Dr Stephen Davies1, Mr Wayne Parker1, Dr Gaus Azam1, Mr David Hall1, Mr Tom Edwards1, George Mwenda1, Mr Chad Reynolds1, Mr Glenn Mcdonald1, Bindi Isbister1, Ms Alice Butler1, Mr Andrew Blake1, Mr Peter Newman2, Mr Rob Sands3, Ms Kelly Ryan3, Mr Ben Curtis3, Ms Hilary Bunny4, Mr Chris Gazey1
1DPIRD, Perth, 6000, 2Planfarm, Geraldton, 6530, 3Farmanco, Mundaring, 6073, 4Aglytica, Mount Lawley, 6050
Biography:
Dr Stephen Davies is a Principal Research Scientist with DPIRD, based at Geraldton in the northern Western Australian grain belt.

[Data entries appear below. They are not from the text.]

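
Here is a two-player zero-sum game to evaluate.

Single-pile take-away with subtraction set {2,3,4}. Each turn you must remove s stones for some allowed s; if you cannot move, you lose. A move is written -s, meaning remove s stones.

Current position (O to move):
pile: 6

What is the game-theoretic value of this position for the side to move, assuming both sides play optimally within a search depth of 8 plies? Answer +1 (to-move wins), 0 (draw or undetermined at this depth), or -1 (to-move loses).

value(6, O) = -1

[6] O move#1: -2:-1/4*, -3:-1/3, -4:-1/2
[4] X move#2: -2:-1/2, -3:+1/1*, -4:+1/0
[1] end (terminal -1, O#3); searched 6 to 8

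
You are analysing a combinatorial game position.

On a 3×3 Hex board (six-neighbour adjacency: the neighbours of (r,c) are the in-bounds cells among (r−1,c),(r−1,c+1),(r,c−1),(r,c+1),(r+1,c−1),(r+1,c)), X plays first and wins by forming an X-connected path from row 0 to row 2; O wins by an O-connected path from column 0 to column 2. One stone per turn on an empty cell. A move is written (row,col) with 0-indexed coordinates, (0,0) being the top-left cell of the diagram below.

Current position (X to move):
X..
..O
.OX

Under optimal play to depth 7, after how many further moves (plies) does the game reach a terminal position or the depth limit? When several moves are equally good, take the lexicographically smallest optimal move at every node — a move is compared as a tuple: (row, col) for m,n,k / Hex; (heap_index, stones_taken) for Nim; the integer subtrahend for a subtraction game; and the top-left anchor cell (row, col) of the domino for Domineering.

PV length from [X../..O/.OX]: 5 plies

[X../..O/.OX] X move#1: (0,1):-1/XX./..O/.OX, (0,2):-1/X.X/..O/.OX, (1,0):-1/X../X.O/.OX, (1,1):-1/X../.XO/.OX, (2,0):+1/X../..O/XOX*
[X../..O/XOX] O move#2: (0,1):-1/XO./..O/XOX*, (0,2):-1/X.O/..O/XOX, (1,0):-1/X../O.O/XOX, (1,1):-1/X../.OO/XOX
[XO./..O/XOX] X move#3: (0,2):+1/XOX/..O/XOX*, (1,0):+1/XO./X.O/XOX, (1,1):+1/XO./.XO/XOX
[XOX/..O/XOX] O move#4: (1,0):-1/XOX/O.O/XOX*, (1,1):-1/XOX/.OO/XOX
[XOX/O.O/XOX] X move#5: (1,1):+1/XOX/OXO/XOX*
[XOX/OXO/XOX] end (terminal -1, O#6); searched X../..O/.OX to 7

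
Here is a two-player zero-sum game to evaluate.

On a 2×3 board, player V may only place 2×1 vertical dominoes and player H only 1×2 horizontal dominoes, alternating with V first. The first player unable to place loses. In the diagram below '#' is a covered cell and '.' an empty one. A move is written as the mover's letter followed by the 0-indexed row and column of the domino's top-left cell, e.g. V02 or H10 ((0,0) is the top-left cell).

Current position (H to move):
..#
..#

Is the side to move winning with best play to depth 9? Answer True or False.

H winning at [..#/..#]: True

ply 1, H at ..#/..# | H00=+1→###/..#*; H10=+1→..#/###
ply 2: ###/..# is terminal -1 (V); from ..#/..# depth 9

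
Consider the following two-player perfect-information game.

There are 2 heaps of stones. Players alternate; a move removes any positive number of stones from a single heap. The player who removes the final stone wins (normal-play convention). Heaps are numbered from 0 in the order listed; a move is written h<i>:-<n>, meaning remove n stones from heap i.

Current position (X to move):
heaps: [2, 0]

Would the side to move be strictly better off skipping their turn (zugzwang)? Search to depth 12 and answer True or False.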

Steve has worked for DPIRD for 20-years undertaking research focussed on developing options for the innovative management and amelioration of soil constraints in cropping systems, with the aims of making cropping more productive, sustainable and resilient while ‘doing his bit’ to help grow the industry and feed the world. Steve is privileged to work with incredibly dedicated DPIRD Soil and Grains research teams and thanks them for their support and their massive contribution to soils R&D.
Abstract:
Over the past 17-years soil amelioration approaches have developed to include one-off (strategic) deep soil mixing or inversion tillage in Western Australian (WA) cropping systems. Deep ripping developments include increased ripping depth to 50-80cm, and topsoil inclusion or subsurface delving capability. Strategic deep tillage is applicable to ~13M hectares of WA’s south-west agricultural soil consisting of deep sands, sandy earths, deep sandy duplex and ironstone gravel. Subsoil acidity, subsoil hardpans, topsoil water repellence, sodicity, poor fertility and low water holding capacity often constrain these soils. DPIRD researchers maintain a database of amelioration responses which contains more than 220 site-year inversion and deep mixing comparisons. Cereal grain yield increases range from 0.56-0.91 t/ha for inversion and 0.52-0.72 t/ha for deep mixing across a range of soil types and seasons after amelioration. Narrow-leafed lupin and canola have similar yield responses of 0.34 and 0.37 t/ha, respectively, for deep mixing and 0.44 t/ha and 0.50 t/ha, respectively, for inversion, with 55-66% of these comparisons having a significant yield increase. A comprehensive 2020 survey indicated 52% of grower respondents undertook strategic deep tillage overall, with 39% ripping, 24% mixing and 16% inverting their soils. For growers using mechanical amelioration 97%, regularly applied lime to manage soil acidity. A DPIRD-commissioned study by consulting firms Planfarm and Farmanco utilised de-identified client financial data to show growers who over the past 10-years had adopted ‘complete’ amelioration packages increased farm operating profit by $100/ha/yr and had 2.6 kg/mm higher wheat water use efficiency than those who hadn’t. Increased value and resilience of WA cropping will come with improved spatial management of refined soil amelioration and profile reengineering practices.